Son regard va de Théo à moi plusieurs fois comme s’il venait tout à coup de réaliser ce qu’il se passait réellement entre nous. Le coin de sa lèvre se crispe et ses sourcils se fronce alors que le bras qui porte son arme se met à trembler légèrement, chose que je vois pour la première fois. C’est inquiétant et je devine la froide colère qui est en train de s’emparer de lui.

— C’est ta faute, tout ça, Pavel. C’est toi qui m’as fait venir sans me dire qui était ma cible. Tu n’as pas pris en compte le risque que ça représentait. Et tu me l’as faite à l’envers. C’était censé être ma dernière mission avant d’être libre.

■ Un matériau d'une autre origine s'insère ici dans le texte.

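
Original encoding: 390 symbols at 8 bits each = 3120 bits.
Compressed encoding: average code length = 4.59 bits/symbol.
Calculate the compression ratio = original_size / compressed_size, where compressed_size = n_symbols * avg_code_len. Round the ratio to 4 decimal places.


original_size = n_symbols * orig_bits = 390 * 8 = 3120 bits
compressed_size = n_symbols * avg_code_len = 390 * 4.59 = 1790.1 bits
ratio = original_size / compressed_size = 3120 / 1790.1 = 1.7429

Compression ratio = 1.7429


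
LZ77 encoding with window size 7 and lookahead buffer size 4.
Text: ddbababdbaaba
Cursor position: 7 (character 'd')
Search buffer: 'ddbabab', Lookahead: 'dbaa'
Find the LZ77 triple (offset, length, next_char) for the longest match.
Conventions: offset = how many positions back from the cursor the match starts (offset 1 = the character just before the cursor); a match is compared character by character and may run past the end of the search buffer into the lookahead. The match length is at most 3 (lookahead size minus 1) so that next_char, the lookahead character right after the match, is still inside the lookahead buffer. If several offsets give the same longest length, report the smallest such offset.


Try each offset into the search buffer:
  offset=1 (pos 6, char 'b'): match length 0
  offset=2 (pos 5, char 'a'): match length 0
  offset=3 (pos 4, char 'b'): match length 0
  offset=4 (pos 3, char 'a'): match length 0
  offset=5 (pos 2, char 'b'): match length 0
  offset=6 (pos 1, char 'd'): match length 3
  offset=7 (pos 0, char 'd'): match length 1
Longest match has length 3 at offset 6.
next_char = character at position 7 + 3 = 10 -> 'a'

Best match: offset=6, length=3 (matching 'dba' starting at position 1)
LZ77 triple: (6, 3, 'a')


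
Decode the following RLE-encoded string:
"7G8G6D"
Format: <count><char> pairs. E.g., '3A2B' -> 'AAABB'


Expanding each <count><char> pair:
  7G -> 'GGGGGGG'
  8G -> 'GGGGGGGG'
  6D -> 'DDDDDD'

Decoded = GGGGGGGGGGGGGGGDDDDDD


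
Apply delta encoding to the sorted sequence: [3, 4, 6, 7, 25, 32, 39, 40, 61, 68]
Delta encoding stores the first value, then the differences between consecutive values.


First value: 3
Deltas:
  4 - 3 = 1
  6 - 4 = 2
  7 - 6 = 1
  25 - 7 = 18
  32 - 25 = 7
  39 - 32 = 7
  40 - 39 = 1
  61 - 40 = 21
  68 - 61 = 7


Delta encoded: [3, 1, 2, 1, 18, 7, 7, 1, 21, 7]


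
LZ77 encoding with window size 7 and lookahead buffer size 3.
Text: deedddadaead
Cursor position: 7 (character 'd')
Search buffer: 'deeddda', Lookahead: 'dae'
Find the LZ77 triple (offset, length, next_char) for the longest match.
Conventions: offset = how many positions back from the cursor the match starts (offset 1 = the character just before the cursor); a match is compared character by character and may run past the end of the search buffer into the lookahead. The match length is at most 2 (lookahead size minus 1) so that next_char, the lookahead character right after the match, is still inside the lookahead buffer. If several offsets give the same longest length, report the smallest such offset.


Try each offset into the search buffer:
  offset=1 (pos 6, char 'a'): match length 0
  offset=2 (pos 5, char 'd'): match length 2
  offset=3 (pos 4, char 'd'): match length 1
  offset=4 (pos 3, char 'd'): match length 1
  offset=5 (pos 2, char 'e'): match length 0
  offset=6 (pos 1, char 'e'): match length 0
  offset=7 (pos 0, char 'd'): match length 1
Longest match has length 2 at offset 2.
next_char = character at position 7 + 2 = 9 -> 'e'

Best match: offset=2, length=2 (matching 'da' starting at position 5)
LZ77 triple: (2, 2, 'e')


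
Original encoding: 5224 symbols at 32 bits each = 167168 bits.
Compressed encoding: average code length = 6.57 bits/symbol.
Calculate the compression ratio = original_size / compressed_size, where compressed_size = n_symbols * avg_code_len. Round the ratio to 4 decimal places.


original_size = n_symbols * orig_bits = 5224 * 32 = 167168 bits
compressed_size = n_symbols * avg_code_len = 5224 * 6.57 = 34321.68 bits
ratio = original_size / compressed_size = 167168 / 34321.68 = 4.8706

Compression ratio = 4.8706


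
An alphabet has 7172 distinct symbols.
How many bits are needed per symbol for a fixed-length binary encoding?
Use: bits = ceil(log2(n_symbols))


log2(7172) = 12.8082
Bracket: 2^12 = 4096 < 7172 <= 2^13 = 8192
So ceil(log2(7172)) = 13

bits = ceil(log2(7172)) = ceil(12.8082) = 13 bits


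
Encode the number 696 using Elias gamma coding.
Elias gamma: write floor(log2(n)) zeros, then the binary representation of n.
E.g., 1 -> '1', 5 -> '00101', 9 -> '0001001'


num_bits = floor(log2(696)) + 1 = 10
leading_zeros = num_bits - 1 = 9
binary(696) = 1010111000

Elias gamma(696) = '000000000' + '1010111000' = 0000000001010111000 (19 bits)


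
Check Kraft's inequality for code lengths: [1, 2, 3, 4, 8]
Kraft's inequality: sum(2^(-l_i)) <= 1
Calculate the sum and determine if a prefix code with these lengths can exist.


Sum = 2^(-1) + 2^(-2) + 2^(-3) + 2^(-4) + 2^(-8)
    = 0.5 + 0.25 + 0.125 + 0.0625 + 0.00390625
    = 241/256 = 0.94140625
Since 0.94140625 <= 1, Kraft's inequality IS satisfied.
A prefix code with these lengths CAN exist.

Kraft sum = 0.94140625. Satisfied.


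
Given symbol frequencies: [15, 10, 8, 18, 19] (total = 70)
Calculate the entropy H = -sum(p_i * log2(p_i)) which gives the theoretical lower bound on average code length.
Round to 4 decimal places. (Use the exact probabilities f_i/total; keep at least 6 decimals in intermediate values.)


Per-symbol terms -p_i * log2(p_i) with p_i = f_i/70:
  p = 15/70 = 0.214286: log2(p) = -2.222392, -p*log2(p) = 0.476227
  p = 10/70 = 0.142857: log2(p) = -2.807355, -p*log2(p) = 0.401051
  p = 8/70 = 0.114286: log2(p) = -3.129283, -p*log2(p) = 0.357632
  p = 18/70 = 0.257143: log2(p) = -1.959358, -p*log2(p) = 0.503835
  p = 19/70 = 0.271429: log2(p) = -1.881356, -p*log2(p) = 0.510654
H = 0.476227 + 0.401051 + 0.357632 + 0.503835 + 0.510654 = 2.249399

H = 2.2494 bits/symbol


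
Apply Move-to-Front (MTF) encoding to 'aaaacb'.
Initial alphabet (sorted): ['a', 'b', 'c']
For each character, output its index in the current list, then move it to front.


MTF encoding:
'a': index 0 in ['a', 'b', 'c'] -> ['a', 'b', 'c']
'a': index 0 in ['a', 'b', 'c'] -> ['a', 'b', 'c']
'a': index 0 in ['a', 'b', 'c'] -> ['a', 'b', 'c']
'a': index 0 in ['a', 'b', 'c'] -> ['a', 'b', 'c']
'c': index 2 in ['a', 'b', 'c'] -> ['c', 'a', 'b']
'b': index 2 in ['c', 'a', 'b'] -> ['b', 'c', 'a']


Output: [0, 0, 0, 0, 2, 2]


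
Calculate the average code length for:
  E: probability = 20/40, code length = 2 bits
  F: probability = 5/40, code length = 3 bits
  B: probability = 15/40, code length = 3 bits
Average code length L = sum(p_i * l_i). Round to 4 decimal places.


Weighted contributions p_i * l_i:
  E: (20/40) * 2 = 40/40
  F: (5/40) * 3 = 15/40
  B: (15/40) * 3 = 45/40
Sum = (40 + 15 + 45)/40 = 100/40

L = 100/40 = 2.5000 bits/symbol


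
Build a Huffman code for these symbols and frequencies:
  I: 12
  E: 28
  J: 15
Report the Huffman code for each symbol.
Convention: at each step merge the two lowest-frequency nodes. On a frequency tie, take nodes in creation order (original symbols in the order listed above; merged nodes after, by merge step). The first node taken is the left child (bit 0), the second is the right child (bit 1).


Huffman tree construction:
Step 1: Merge I(12) + J(15) = 27
Step 2: Merge (I+J)(27) + E(28) = 55
Read each symbol's code off the tree from the root (left child = 0, right child = 1).

Codes:
  I: 00 (length 2)
  E: 1 (length 1)
  J: 01 (length 2)
Average code length: 82/55 = 1.4909 bits/symbol


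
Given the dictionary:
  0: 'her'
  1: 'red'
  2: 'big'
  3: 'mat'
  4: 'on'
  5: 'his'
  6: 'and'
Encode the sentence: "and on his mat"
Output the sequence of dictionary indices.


Look up each word in the dictionary:
  'and' -> 6
  'on' -> 4
  'his' -> 5
  'mat' -> 3

Encoded: [6, 4, 5, 3]


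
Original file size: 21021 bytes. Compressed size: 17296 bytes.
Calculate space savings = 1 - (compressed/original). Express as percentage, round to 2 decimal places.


ratio = compressed/original = 17296/21021 = 0.822796
savings = 1 - ratio = 1 - 0.822796 = 0.177204
as a percentage: 0.177204 * 100 = 17.72%

Space savings = 1 - 17296/21021 = 17.72%


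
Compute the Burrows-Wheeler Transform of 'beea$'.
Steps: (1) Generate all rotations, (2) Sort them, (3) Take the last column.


Rotations (sorted):
  0: $beea -> last char: a
  1: a$bee -> last char: e
  2: beea$ -> last char: $
  3: ea$be -> last char: e
  4: eea$b -> last char: b


BWT = ae$eb


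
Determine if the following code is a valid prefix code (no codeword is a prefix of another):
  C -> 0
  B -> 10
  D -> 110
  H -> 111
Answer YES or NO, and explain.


Checking each pair (does one codeword prefix another?):
  C='0' vs B='10': no prefix
  C='0' vs D='110': no prefix
  C='0' vs H='111': no prefix
  B='10' vs C='0': no prefix
  B='10' vs D='110': no prefix
  B='10' vs H='111': no prefix
  D='110' vs C='0': no prefix
  D='110' vs B='10': no prefix
  D='110' vs H='111': no prefix
  H='111' vs C='0': no prefix
  H='111' vs B='10': no prefix
  H='111' vs D='110': no prefix
No violation found over all pairs.

YES -- this is a valid prefix code. No codeword is a prefix of any other codeword.


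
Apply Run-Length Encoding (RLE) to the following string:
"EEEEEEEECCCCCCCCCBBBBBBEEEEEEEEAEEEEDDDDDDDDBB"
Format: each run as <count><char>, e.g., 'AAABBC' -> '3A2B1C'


Scanning runs left to right:
  i=0: run of 'E' x 8 -> '8E'
  i=8: run of 'C' x 9 -> '9C'
  i=17: run of 'B' x 6 -> '6B'
  i=23: run of 'E' x 8 -> '8E'
  i=31: run of 'A' x 1 -> '1A'
  i=32: run of 'E' x 4 -> '4E'
  i=36: run of 'D' x 8 -> '8D'
  i=44: run of 'B' x 2 -> '2B'

RLE = 8E9C6B8E1A4E8D2B


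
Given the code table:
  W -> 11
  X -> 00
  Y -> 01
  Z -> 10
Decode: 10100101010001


Decoding:
10 -> Z
10 -> Z
01 -> Y
01 -> Y
01 -> Y
00 -> X
01 -> Y


Result: ZZYYYXY


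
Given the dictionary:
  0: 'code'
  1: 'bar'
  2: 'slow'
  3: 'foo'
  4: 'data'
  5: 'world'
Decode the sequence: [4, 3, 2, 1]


Look up each index in the dictionary:
  4 -> 'data'
  3 -> 'foo'
  2 -> 'slow'
  1 -> 'bar'

Decoded: "data foo slow bar"


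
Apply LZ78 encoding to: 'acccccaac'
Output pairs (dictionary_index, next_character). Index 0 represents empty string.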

Je suis désolée, mais devoir vivre avec toi et te servir de poupée gonflable, ce n’est pas être libre, pour moi.

— C’est de ma faute si tu ne sais pas tenir ta chatte ? C’est pas moi qui t’ai forcée à coucher avec tous ces mecs, c’est toi qui as choisi cette méthode pour obtenir tes résultats… Mais bon, ajoute-t-il froidement, soudain très calme, on règlera ça en Russie.

C’est le genre d’attitude qui me fait le plus flipper, chez lui. Cette capacité qu’il a à changer de comportement aussi rapidement, ses émotions qu’il peine à masquer dès qu’il s’agit de colère… Il a deux facettes totalement différentes. Effectivement, il m’a souvent protégée, mais à quel prix ?

— Tue-le, conclut-il en russe, en s’adressant au type qui maintient Théo. Adieu Monsieur Simonet, ajoute-t-il en français.

Mon sang se glace littéralement en un quart de seconde. C’était inévitable, mais je peine à réaliser que c’est la réalité. Je voudrais me réveiller de ce cauchemar.